Il cinema africano, ormai contaminato dall’incontro con il World Cinema, è sempre meno territoriale e sempre più influenzato dai generi del cinema tout-court, senza perdere, tuttavia, le proprie radici.

Contaminazione è la parola chiave. Africamix intende mostrare il nuovo volto del cinema africano, quello che cambia e si esprime in linguaggi nuovi, in moderne visioni capaci di rivisitare la cultura del continente e rinnovarla dal suo interno. L’Africa del Festival è quella dei giovani cineasti, stanchi degli stereotipi, che sentono ormai lontani dalle loro vere identità, costruite su crocevia di radici, relazioni, esperienze e visioni condivise. Le nuove identità, dinamiche, in movimento, rappresentano la società africana in continua evoluzione, contaminata dalle altre culture. Nessuna meraviglia, dunque, se il cinema, arte del movimento per definizione, è l’ambito culturale in cui più è evidente questa trasformazione.

Saranno 35 i film proiettati nelle sale di Verona, dal 16 al 25 di novembre, di cui 30 a concorso. Dalla fantascienza alla commedia divertente, il cinema africano si mostra in tutte le sue sfaccettature, portando sullo schermo anche temi sociali, come l’emigrazione e la mescolanza tra culture (nella sezione speciale Viaggiatori & Migranti), ma anche semplici storie di vita, di chi sogna una vita migliore, di chi tenta di averla e di chi ce la fa.

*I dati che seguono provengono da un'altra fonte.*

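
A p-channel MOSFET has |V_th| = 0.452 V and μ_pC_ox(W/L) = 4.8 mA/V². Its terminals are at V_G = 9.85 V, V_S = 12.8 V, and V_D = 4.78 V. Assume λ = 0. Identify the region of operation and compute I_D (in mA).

V_SG = V_S − V_G = 12.8 − 9.85 = 2.95 V; V_SD = V_S − V_D = 12.8 − 4.78 = 8.02 V.
V_ov = V_SG − |V_th| = 2.95 − 0.452 = 2.5 V.
Since V_SD = 8.02 V ≥ V_ov = 2.5 V, the device is in saturation.
I_D = ½ k_p V_ov² = 0.5 × 4.8 × 2.5² = 15 mA.

Saturation; I_D = 15.0 mA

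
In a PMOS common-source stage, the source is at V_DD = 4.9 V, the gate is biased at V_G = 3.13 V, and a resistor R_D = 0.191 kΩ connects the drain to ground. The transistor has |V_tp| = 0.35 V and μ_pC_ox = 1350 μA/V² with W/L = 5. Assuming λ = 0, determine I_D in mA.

V_SG = V_DD − V_G = 4.9 − 3.13 = 1.77 V, so V_ov = 1.77 − 0.35 = 1.42 V.
k_p = μ_pC_ox · (W/L) = 6.75 mA/V².
Assume saturation: I_D = ½ k_p V_ov² = 0.5 × 6.75 × 1.42² = 6.81 mA, giving V_SD = V_DD − I_D R_D = 4.9 − 6.81 × 0.191 = 3.6 V.
V_SD = 3.6 V ≥ V_ov = 1.42 V, confirming saturation.

I_D = 6.81 mA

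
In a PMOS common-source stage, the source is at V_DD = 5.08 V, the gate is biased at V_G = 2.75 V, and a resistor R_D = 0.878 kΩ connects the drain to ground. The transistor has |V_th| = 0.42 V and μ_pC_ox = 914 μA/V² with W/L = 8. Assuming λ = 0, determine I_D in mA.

I_D = 5.30 mA

V_SG = V_DD − V_G = 5.08 − 2.75 = 2.33 V, so V_ov = 2.33 − 0.42 = 1.91 V.
k_p = μ_pC_ox · (W/L) = 7.312 mA/V².
Assume saturation: I_D = ½ k_p V_ov² = 0.5 × 7.312 × 1.91² = 13.3 mA, giving V_SD = V_DD − I_D R_D = 5.08 − 13.3 × 0.878 = -6.63 V.
But -6.63 V < V_ov = 1.91 V, so the device is actually in triode.
In triode I_D = k_p[V_ov V_SD − ½ V_SD²] and I_D = (V_DD − V_SD)/R_D. Equating: 3.21 V_SD² − 13.26 V_SD + 5.08 = 0, giving V_SD = 0.427 V (the root below V_ov).
I_D = (5.08 − 0.427) / 0.878 = 5.3 mA.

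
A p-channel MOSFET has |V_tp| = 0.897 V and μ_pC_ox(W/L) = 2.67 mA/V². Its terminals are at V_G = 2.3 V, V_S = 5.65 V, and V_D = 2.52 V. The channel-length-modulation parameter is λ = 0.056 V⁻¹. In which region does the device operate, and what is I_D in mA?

Saturation; I_D = 9.44 mA

V_SG = V_S − V_G = 5.65 − 2.3 = 3.35 V; V_SD = V_S − V_D = 5.65 − 2.52 = 3.13 V.
V_ov = V_SG − |V_tp| = 3.35 − 0.897 = 2.45 V.
Since V_SD = 3.13 V ≥ V_ov = 2.45 V, the device is in saturation.
I_D = ½ k_p V_ov² (1 + λ V_SD) = 0.5 × 2.67 × 2.45² × (1 + 0.056 × 3.13) = 9.44 mA.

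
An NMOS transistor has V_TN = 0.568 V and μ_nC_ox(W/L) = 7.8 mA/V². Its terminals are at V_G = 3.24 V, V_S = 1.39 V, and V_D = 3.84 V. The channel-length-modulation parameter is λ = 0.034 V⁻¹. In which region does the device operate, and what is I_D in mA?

Saturation; I_D = 6.94 mA

V_GS = V_G − V_S = 3.24 − 1.39 = 1.85 V; V_DS = V_D − V_S = 3.84 − 1.39 = 2.45 V.
V_ov = V_GS − V_TN = 1.85 − 0.568 = 1.28 V.
Since V_DS = 2.45 V ≥ V_ov = 1.28 V, the device is in saturation.
I_D = ½ k_n V_ov² (1 + λ V_DS) = 0.5 × 7.8 × 1.28² × (1 + 0.034 × 2.45) = 6.94 mA.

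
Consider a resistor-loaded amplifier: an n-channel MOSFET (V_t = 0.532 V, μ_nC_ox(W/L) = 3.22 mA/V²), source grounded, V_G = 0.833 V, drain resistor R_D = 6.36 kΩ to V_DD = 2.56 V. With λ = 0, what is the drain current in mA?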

Una giuria ufficiale decreterà i premi per le tre Sezioni in concorso: Panoramafrica (miglior lungometraggio), Africa Short (miglior cortometraggio) e Africa Doc (miglior documentario); 4 giurie speciali attribuiranno, invece, i premi della sezione Viaggiatori migranti, dell’Associazione Studenti africani di Verona, il premio Scuole e, novità di quest’anno, il premio Associazione La Fraternità Cinema al di là del muro, la cui giuria sarà composta da un piccolo gruppo di detenuti della Casa circondariale di Montorio (Verona). A questi, come ogni edizione, si aggiunge il Premio del pubblico.

Il Festival si apre con il film keniano The first grader, la storia di un uomo, ex guerriero Mau-Mau, che decide di tornare tra i banchi di scuola per imparare a leggere e capire cosa gli ha scritto qualche tempo prima in una lettera il Presidente della Repubblica.

Il tema dell’omosessualità, perseguitata in molti paesi africani, è invece al centro di Call me Kuchu, documentario che racconta la lotta di David Kato, attivista gay ugandese, e torna in Silent Stories, ritratto poetico di due uomini e due donne la cui identità sessuale li costringe a lasciare rispettivamente Dakar, Algeri, Conakry e Baghdad.

È la new Africa quella che emerge dal Festival di Cinema Africano, descritta senza sconti in tutta la sua dura realtà, ma anche in tutto il suo fascino di territorio che si contamina con il resto del mondo. Ed è proprio questo il cuore del messaggio di Africamix: il futuro del mondo è nella mescolanza delle culture, in un mix che non annulli le differenze ma dia vita a qualcosa di nuovo, magari qualcosa di migliore, certamente qualcosa di straordinario.